Quatre personnes en combinaison au cœur de la nuit, éclairées par le rouge des flammes qui les entourent. Face à elles, un gigantesque feu de forêt comme il y en a eu tout l’été autour du globe. Sur la couverture du vendredi 28 octobre du Guardian, le blanc des lettres tranche avec l’ambiance apocalyptique de l’image. “Le non-retour ?” titre le quotidien britannique.

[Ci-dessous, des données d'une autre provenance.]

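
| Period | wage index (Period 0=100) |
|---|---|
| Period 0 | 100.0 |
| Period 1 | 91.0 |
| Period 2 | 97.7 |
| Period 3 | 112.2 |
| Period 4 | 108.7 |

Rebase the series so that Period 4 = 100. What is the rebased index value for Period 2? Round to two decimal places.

Rebased(Period 2) = 97.7 / 108.7 × 100 = 89.8804

89.88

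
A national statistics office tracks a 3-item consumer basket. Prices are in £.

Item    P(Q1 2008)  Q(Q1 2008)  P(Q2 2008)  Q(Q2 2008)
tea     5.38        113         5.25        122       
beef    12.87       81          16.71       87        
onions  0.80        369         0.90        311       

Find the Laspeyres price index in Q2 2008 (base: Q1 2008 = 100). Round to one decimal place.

117.1

Laspeyres price index uses base-period quantities as weights.
ΣP(Q2 2008)·Q(Q1 2008) = 5.25×113 + 16.71×81 + 0.90×369 = 593.25 + 1353.51 + 332.1 = 2278.86
ΣP(Q1 2008)·Q(Q1 2008) = 5.38×113 + 12.87×81 + 0.80×369 = 607.94 + 1042.47 + 295.2 = 1945.61
Index = 2278.86 / 1945.61 × 100 = 117.1283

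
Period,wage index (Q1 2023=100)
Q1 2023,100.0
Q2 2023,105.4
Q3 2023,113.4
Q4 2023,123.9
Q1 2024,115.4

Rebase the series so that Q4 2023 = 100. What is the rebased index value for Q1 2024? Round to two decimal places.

93.14

Rebased(Q1 2024) = 115.4 / 123.9 × 100 = 93.1396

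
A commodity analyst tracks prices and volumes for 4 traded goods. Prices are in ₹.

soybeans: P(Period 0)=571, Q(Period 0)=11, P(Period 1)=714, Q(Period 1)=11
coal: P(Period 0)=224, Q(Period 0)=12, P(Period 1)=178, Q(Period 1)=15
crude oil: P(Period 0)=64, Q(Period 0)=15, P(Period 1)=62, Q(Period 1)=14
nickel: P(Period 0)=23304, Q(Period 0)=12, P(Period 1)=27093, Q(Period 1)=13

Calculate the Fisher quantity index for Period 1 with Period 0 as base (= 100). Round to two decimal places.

Laspeyres component (base-period weights):
ΣP(Period 0)Q(Period 1) = 571×11 + 224×15 + 64×14 + 23304×13 = 6281 + 3360 + 896 + 302952 = 313489
ΣP(Period 0)Q(Period 0) = 571×11 + 224×12 + 64×15 + 23304×12 = 6281 + 2688 + 960 + 279648 = 289577
L = 313489 / 289577 × 100 = 108.2576
Paasche component (current-period weights):
ΣP(Period 1)Q(Period 1) = 714×11 + 178×15 + 62×14 + 27093×13 = 7854 + 2670 + 868 + 352209 = 363601
ΣP(Period 1)Q(Period 0) = 714×11 + 178×12 + 62×15 + 27093×12 = 7854 + 2136 + 930 + 325116 = 336036
P = 363601 / 336036 × 100 = 108.2030
Fisher = √(L × P) = √(108.2576 × 108.2030) = 108.2303

108.23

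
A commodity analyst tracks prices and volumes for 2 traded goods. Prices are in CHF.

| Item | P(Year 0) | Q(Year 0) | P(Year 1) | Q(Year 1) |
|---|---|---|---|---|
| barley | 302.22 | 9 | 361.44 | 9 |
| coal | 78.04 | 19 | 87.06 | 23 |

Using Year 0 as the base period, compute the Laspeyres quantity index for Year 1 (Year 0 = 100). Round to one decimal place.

107.4

Laspeyres quantity index uses base-period prices as weights.
ΣP(Year 0)·Q(Year 1) = 302.22×9 + 78.04×23 = 2719.98 + 1794.92 = 4514.9
ΣP(Year 0)·Q(Year 0) = 302.22×9 + 78.04×19 = 2719.98 + 1482.76 = 4202.74
Index = 4514.9 / 4202.74 × 100 = 107.4275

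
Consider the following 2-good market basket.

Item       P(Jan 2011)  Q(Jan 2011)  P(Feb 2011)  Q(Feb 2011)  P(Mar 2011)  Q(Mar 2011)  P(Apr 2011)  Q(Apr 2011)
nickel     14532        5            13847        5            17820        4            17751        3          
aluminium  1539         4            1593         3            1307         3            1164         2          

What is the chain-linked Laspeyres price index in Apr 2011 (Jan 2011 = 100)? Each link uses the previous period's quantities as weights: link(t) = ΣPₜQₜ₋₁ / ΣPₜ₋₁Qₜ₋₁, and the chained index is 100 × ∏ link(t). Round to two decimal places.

Link Jan 2011→Feb 2011:
ΣP(Feb 2011)Q(Jan 2011) = 13847×5 + 1593×4 = 69235 + 6372 = 75607
ΣP(Jan 2011)Q(Jan 2011) = 14532×5 + 1539×4 = 72660 + 6156 = 78816
link = 75607/78816 = 0.959285
Link Feb 2011→Mar 2011:
ΣP(Mar 2011)Q(Feb 2011) = 17820×5 + 1307×3 = 89100 + 3921 = 93021
ΣP(Feb 2011)Q(Feb 2011) = 13847×5 + 1593×3 = 69235 + 4779 = 74014
link = 93021/74014 = 1.256803
Link Mar 2011→Apr 2011:
ΣP(Apr 2011)Q(Mar 2011) = 17751×4 + 1164×3 = 71004 + 3492 = 74496
ΣP(Mar 2011)Q(Mar 2011) = 17820×4 + 1307×3 = 71280 + 3921 = 75201
link = 74496/75201 = 0.990625
Chained index = 100 × 0.959285 × 1.256803 × 0.990625 = 119.4329

119.43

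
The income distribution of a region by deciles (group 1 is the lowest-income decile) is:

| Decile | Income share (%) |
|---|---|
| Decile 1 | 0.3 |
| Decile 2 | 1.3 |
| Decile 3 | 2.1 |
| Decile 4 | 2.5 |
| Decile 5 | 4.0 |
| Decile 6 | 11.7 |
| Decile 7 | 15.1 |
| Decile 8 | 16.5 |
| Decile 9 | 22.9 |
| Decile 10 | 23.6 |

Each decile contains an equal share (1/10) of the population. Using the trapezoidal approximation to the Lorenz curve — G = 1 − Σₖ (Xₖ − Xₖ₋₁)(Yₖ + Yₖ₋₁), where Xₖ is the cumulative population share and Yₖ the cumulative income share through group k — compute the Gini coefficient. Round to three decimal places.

0.478

Cumulative income shares Yₖ: 0.0030, 0.0160, 0.0370, 0.0620, 0.1020, 0.2190, 0.3700, 0.5350, 0.7640, 1.0000
Σ (Xₖ−Xₖ₋₁)(Yₖ+Yₖ₋₁) = (1/10)(0.0030+0.0000) + (1/10)(0.0160+0.0030) + (1/10)(0.0370+0.0160) + (1/10)(0.0620+0.0370) + (1/10)(0.1020+0.0620) + (1/10)(0.2190+0.1020) + (1/10)(0.3700+0.2190) + (1/10)(0.5350+0.3700) + (1/10)(0.7640+0.5350) + (1/10)(1.0000+0.7640)
  = 0.0003 + 0.0019 + 0.0053 + 0.0099 + 0.0164 + 0.0321 + 0.0589 + 0.0905 + 0.1299 + 0.1764 = 0.5216
G = 1 − 0.5216 = 0.4784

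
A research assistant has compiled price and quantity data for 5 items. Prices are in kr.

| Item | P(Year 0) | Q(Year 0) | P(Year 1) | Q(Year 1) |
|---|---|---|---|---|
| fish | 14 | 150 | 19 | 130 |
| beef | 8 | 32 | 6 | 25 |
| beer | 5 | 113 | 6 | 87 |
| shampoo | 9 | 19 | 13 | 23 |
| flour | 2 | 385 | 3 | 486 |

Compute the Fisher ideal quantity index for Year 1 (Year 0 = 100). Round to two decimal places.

Laspeyres component (base-period weights):
ΣP(Year 0)Q(Year 1) = 14×130 + 8×25 + 5×87 + 9×23 + 2×486 = 1820 + 200 + 435 + 207 + 972 = 3634
ΣP(Year 0)Q(Year 0) = 14×150 + 8×32 + 5×113 + 9×19 + 2×385 = 2100 + 256 + 565 + 171 + 770 = 3862
L = 3634 / 3862 × 100 = 94.0963
Paasche component (current-period weights):
ΣP(Year 1)Q(Year 1) = 19×130 + 6×25 + 6×87 + 13×23 + 3×486 = 2470 + 150 + 522 + 299 + 1458 = 4899
ΣP(Year 1)Q(Year 0) = 19×150 + 6×32 + 6×113 + 13×19 + 3×385 = 2850 + 192 + 678 + 247 + 1155 = 5122
P = 4899 / 5122 × 100 = 95.6462
Fisher = √(L × P) = √(94.0963 × 95.6462) = 94.8681

94.87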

Un graphique traverse la page, et récapitule les chiffres publiés le 27 octobre par l’entreprise pétrolière Shell. Celle qui compte parmi les plus grandes sociétés énergétiques européennes a affirmé avoir réalisé des bénéfices exceptionnels au cours du dernier trimestre, un bilan que la compagnie Total semble également observer.

“Le revenu net des producteurs mondiaux de pétrole et de gaz devrait doubler en 2022 pour atteindre un montant record de 4 000 milliards de dollars”, confirme l’Agence internationale de l’énergie (AIE). Une déclaration que The Guardian justifie : “Les géants du pétrole et du gaz enregistrent une montée en flèche de leurs bénéfices, grâce à une demande qui a bondi après le Covid et depuis l’invasion de l’Ukraine par la Russie.”

Le titre londonien met ce constat en perspective avec les derniers rapports publiés par les agences environnementales de l’ONU. “Nous vivons des moments vraiment sombres”, déplore le climatologue suédois Johan Rockström, avant d’ajouter : “La fenêtre de 1,5 °C est en train de se fermer à l’heure où je parle. C’est très dur !

Nous nous dirigeons vers une catastrophe mondiale [et] vers des niveaux de réchauffement planétaire délétères pour l’économie”, a affirmé de son côté Antonió Guterres, mercredi 26 octobre. Le secrétaire général de l’ONU a ensuite appelé tous les pays du G20, responsables de 80 % des émissions de gaz à effet de serre planétaires, à montrer l’exemple.

Les plans d’action prévus par les gouvernements d’ici 2030, exécutés comme prévu, causeraient quand même une augmentation du réchauffement de la planète de 2,5 °C, “ce qui condamne le monde à un catastrophique dérèglement climatique”, alerte The Guardian.